Inference output quality and correctness is highly dependent on number of frames

NVIDIA / flowtron

Flowtron is an auto-regressive flow-based generative network for text to speech synthesis with control over speech variation and style transfer

https://nv-adlr.github.io/Flowtron

Apache License 2.0

889 stars 177 forks source link

Inference output quality and correctness is highly dependent on number of frames #110

Closed Muhyzater closed 3 years ago

Muhyzater commented 3 years ago

Thank you for the great paper and work.

After training an Arabic Flowtron, it is generating correctly pronounced, good quality audio files with emotion and liveliness.
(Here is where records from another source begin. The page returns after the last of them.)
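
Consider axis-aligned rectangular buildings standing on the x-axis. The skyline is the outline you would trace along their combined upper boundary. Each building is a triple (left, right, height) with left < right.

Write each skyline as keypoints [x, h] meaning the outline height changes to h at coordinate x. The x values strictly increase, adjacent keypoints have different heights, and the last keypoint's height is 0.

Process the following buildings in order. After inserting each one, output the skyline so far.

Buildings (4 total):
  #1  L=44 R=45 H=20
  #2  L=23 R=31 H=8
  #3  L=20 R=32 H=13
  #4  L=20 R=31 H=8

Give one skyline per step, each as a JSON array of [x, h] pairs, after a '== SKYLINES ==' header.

== SKYLINES ==
[[44,20],[45,0]]
[[23,8],[31,0],[44,20],[45,0]]
[[20,13],[32,0],[44,20],[45,0]]
[[20,13],[32,0],[44,20],[45,0]]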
However, the quality and correctness of the generated audio is highly dependent on the number of frames n_frames on inference, meaning that it can move from a noisy file which barely pronounces any word, to a perfect audio with only 10-20 difference in the n_frames provided. Also, if the provided sentence is longer than 5 words, the trained model does not generate a satisfactory audio, however with the right adjustment of n_frames, it does pronounce most of the words correctly but with some skipped words.

Any idea what the problem could be?

Thank you

rafaelvalle commented 3 years ago

you need to provide the model with enough frames to generate the sentence. you can either fit a linear model between sentence sentence and normalized text and use it to predict the minimum required number of frames for generating that sentence and add an offset to guarantee that you have more than the expected minimum.

another alternative is to give a rather large number, e.g. n_frames=2000 and rely on the model for removing the excessive frames.

what training setup did you use? did you train with the gate prior and then turn off the gate prior? if you did turn off the gate prior, did you remember to turn it off during inference?

Muhyzater commented 3 years ago

Thank you @rafaelvalle Apologies for the late reply, but re-training took some time.

The issue is now solved by two steps; increasing n_text to 360 and setting attn_prior to False and training for some iterations after being trained with attn_prior as True. Thank you for your response.